EE Associate Professor Ethan Katz-Bassett, EE Adjunct Assistant Professor Matt Calder Receive Best Short Paper Award at the 22nd ACM Internet Measurement Conference (IMC 2022)

November 29, 2022

EE Associate Professor Ethan Katz-Bassett, EE Adjunct Assistant Professor Matt Calder, CS PhD student Jiangchen Zhu, and their collaborators (former Columbia postdoctoral scholar Kevin Vermeulen and former Columbia visiting professor Italo Cunha) received the Best Short Paper Award at the 22nd ACM Internet Measurement Conference (IMC 2022) for their paper “The Best of Both Worlds: High Availability CDN Routing Without Compromising Control”. IMC is the leading research publication venue focused on understanding the Internet through measurement studies.

Content delivery networks (CDNs) improve the performance of websites and video streaming by replicating content to geographically distributed sets of web servers called sites. For example, if a user is in New York, a website will load faster if parts of the page (e.g., images) are downloaded from a site in New York. The assignment of users to appropriate sites is critical for CDNs to provide good service. However, even though there are several methods for achieving this, each has a serious limitation.

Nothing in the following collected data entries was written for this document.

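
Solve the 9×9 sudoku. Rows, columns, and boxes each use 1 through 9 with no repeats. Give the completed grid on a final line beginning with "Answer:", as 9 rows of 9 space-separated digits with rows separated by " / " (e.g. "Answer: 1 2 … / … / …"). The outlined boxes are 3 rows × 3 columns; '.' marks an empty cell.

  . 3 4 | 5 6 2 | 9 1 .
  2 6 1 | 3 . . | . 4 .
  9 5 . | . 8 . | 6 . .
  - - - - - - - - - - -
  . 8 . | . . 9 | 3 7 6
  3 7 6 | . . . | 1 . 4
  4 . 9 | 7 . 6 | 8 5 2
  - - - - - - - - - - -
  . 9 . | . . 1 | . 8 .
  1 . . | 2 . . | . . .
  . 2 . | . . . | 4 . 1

Step 1. [r2c6∈{7}] r2c6 has the single candidate 7 ⇒ r2c6=7.
Step 2. [r8c9∈{3,5,7,9}] in col 9, 9 fits only at r8c9. So r8c9=9.
Step 3. [r3c3∈{7}] r3c3's peers cover all but 7. So r3c3=7.
Step 4. [r4c1∈{5}] r4c1 has the single candidate 5 ⇒ r4c1=5.
Step 5. [r6c5∈{1,3}] 3 has one home in row 6: r6c5, so r6c5=3.
Step 6. [r4c5∈{1,2,4}] 1 has one home in col 5: r4c5 ⇒ r4c5=1.
Step 7. [r2c7∈{5}] r2c7 is down to just 5 ⇒ r2c7=5.
Step 8. [r7c9∈{3,5,7}] in col 9, 5 fits only at r7c9, so r7c9=5.
Step 9. [r9c4∈{6,8,9}] 9 has one home in col 4: r9c4. So r9c4=9.
Step 10. [r8c2∈{4}] nothing but 4 survives at r8c2. So r8c2=4.
Step 11. [r7c3∈{3}] r7c3's peers cover all but 3. So r7c3=3.
Step 12. [r7c4∈{4,6}] in col 4, 6 fits only at r7c4 ⇒ r7c4=6.
Step 13. [r7c1∈{7}] r7c1 has the single candidate 7, so r7c1=7.
Step 14. [r8c8∈{3,6}] row 8 places 6 nowhere but r8c8 ⇒ r8c8=6.
Step 15. [r8c6∈{3,5,8}] 3 has one home in row 8: r8c6, so r8c6=3.
Step 16. [r9c6∈{5,8}] in box 8, 8 fits only at r9c6. So r9c6=8.
Step 17. [r9c5∈{5,7}] r9c5 is the only open cell in row 9 admitting 7 ⇒ r9c5=7.
Step 18. [r8c5∈{5}] only 5 remains possible at r8c5 ⇒ r8c5=5.
Step 19. [r2c9∈{8}] only 8 remains possible at r2c9, so r2c9=8.
Step 20. [r9c8∈{3}] r9c8 has the single candidate 3. So r9c8=3.
Step 21. [r3c6∈{4}] r3c6's peers cover all but 4, so r3c6=4.
Step 22. [r4c4∈{4}] nothing but 4 survives at r4c4 ⇒ r4c4=4.
Step 23. [r5c5∈{2}] r5c5 has the single candidate 2 ⇒ r5c5=2.
Step 24. [r8c3∈{8}] r8c3 is down to just 8 ⇒ r8c3=8.
Step 25. [r7c5∈{4}] r7c5's peers cover all but 4, so r7c5=4.
Step 26. [r7c7∈{2}] r7c7's peers cover all but 2 ⇒ r7c7=2.
Step 27. [r5c4∈{8}] r5c4's peers cover all but 8. So r5c4=8.
Step 28. [r1c9∈{7}] r1c9 has the single candidate 7 ⇒ r1c9=7.
Step 29. [r5c6∈{5}] only 5 remains possible at r5c6 ⇒ r5c6=5.
Step 30. [r5c8∈{9}] nothing but 9 survives at r5c8 ⇒ r5c8=9.
Step 31. [r6c2∈{1}] r6c2's peers cover all but 1 ⇒ r6c2=1.
Step 32. [r9c3∈{5}] r9c3 is down to just 5. So r9c3=5.
Step 33. [r1c1∈{8}] r1c1 is down to just 8 ⇒ r1c1=8.
Step 34. [r4c3∈{2}] r4c3's peers cover all but 2 ⇒ r4c3=2.
Step 35. [r8c7∈{7}] nothing but 7 survives at r8c7 ⇒ r8c7=7.
Step 36. [r3c8∈{2}] r3c8's peers cover all but 2, so r3c8=2.
Step 37. [r3c4∈{1}] r3c4 has the single candidate 1, so r3c4=1.
Step 38. [r2c5∈{9}] only 9 remains possible at r2c5, so r2c5=9.
Step 39. [r3c9∈{3}] r3c9 is down to just 3. So r3c9=3.
Step 40. [r9c1∈{6}] nothing but 6 survives at r9c1, so r9c1=6.

Answer: 8 3 4 5 6 2 9 1 7 / 2 6 1 3 9 7 5 4 8 / 9 5 7 1 8 4 6 2 3 / 5 8 2 4 1 9 3 7 6 / 3 7 6 8 2 5 1 9 4 / 4 1 9 7 3 6 8 5 2 / 7 9 3 6 4 1 2 8 5 / 1 4 8 2 5 3 7 6 9 / 6 2 5 9 7 8 4 3 1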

To assign users to appropriate sites, most CDNs use one of the two methods called “anycast” and “unicast with DNS-based redirection”. In anycast, sites are assigned the same IP address, causing the Internet to treat them as different routes to the same destination. In doing so, the CDN delegates site selection to decisions made by other networks using BGP (the protocol that selects Internet routes), and thus compromises its control of user-to-site mapping (and hence performance). In unicast, sites are assigned distinct IP addresses, and the CDN assigns users to specific sites by returning specific IP addresses to users through DNS (the protocol that translates domains to IP addresses). For example, when Columbia students query for www.google.com, Google might return the IP address of a site in New York. However, using DNS to steer clients to unicast addresses compromises availability in the presence of site failures because user networks and applications save the IP addresses and frequently continue to use them beyond their DNS TTL values (which specifies how long the IP address is valid). Neither of these approaches provides both precise control of user-to-site mapping and high availability in the face of failures, two fundamental goals of CDNs. “CDNs want both control of user-to-site mapping and fast failure recovery, but existing techniques have to trade off one or the other”, says co-author Matt Calder, who worked on Microsoft’s CDN for four years. 

The team's paper presented new traffic engineering techniques that the authors developed to allow CDNs to assign users to optimal sites while remaining able to quickly recover after a failure occurs – improving user experience and CDN revenue. To tackle this problem, the team relied on two unique strengths: real operational experience running a commercial CDN and a deep understanding of Internet routing. insights for the team’s solution came from realizing that 1) DNS caches recent results which improves performance but delays the propagation of updates, and 2) BGP is slow to converge after updates and failures. The team solves this problem by combining variations of existing techniques in a way that maximizes availability and traffic control at the same time. 

Demonstrating that such a solution would work on the Internet is challenging. The team utilizes the PEERING testbed, a testbed team members operate that connects to the Internet through multiple points of presence. Ethan Katz-Bassett reports, "Matt and I had an idea for a technique that combined anycast and unicast that we thought would work great, but Jiangchen demonstrated that, in the wild, it responded to failures much slower than we expected. He then investigated why and came up with new approaches that have much better tradeoffs than any existing technique." The team implemented each new technique and demonstrated via experiments on the real Internet that these techniques provide both a high level of traffic control and fast failover following site failures that existing techniques cannot match. “For future work, we are attempting to capture the fundamental trade-offs in CDN operation and test our solutions on real cloud providers,” says Jiangchen Zhu. 

The Best of Both Worlds: High Availability CDN Routing Without Compromising Control Jiangchen Zhu Columbia University, Kevin Vermeulen LAAS-CNRS, Italo Cunha Universidade Federal de Minas Gerais, Ethan Katz-Bassett Columbia University, Matt Calder Columbia University

Jiangchen Zhu is a CS PhD student at Columbia University. He is interested in Internet routing and network measurement. He has recently worked on improving routing performance, reliability and security for CDNs.

Matt Calder is adjunct assistant professor in the Columbia EE department and engineer at Meta where he works on optimizing performance for Meta's edge network. His research primarily focuses on Internet measurement and data-driven network systems on the Internet such as content delivery and traffic engineering. He received a Ph.D. in computer science from the University of Southern California.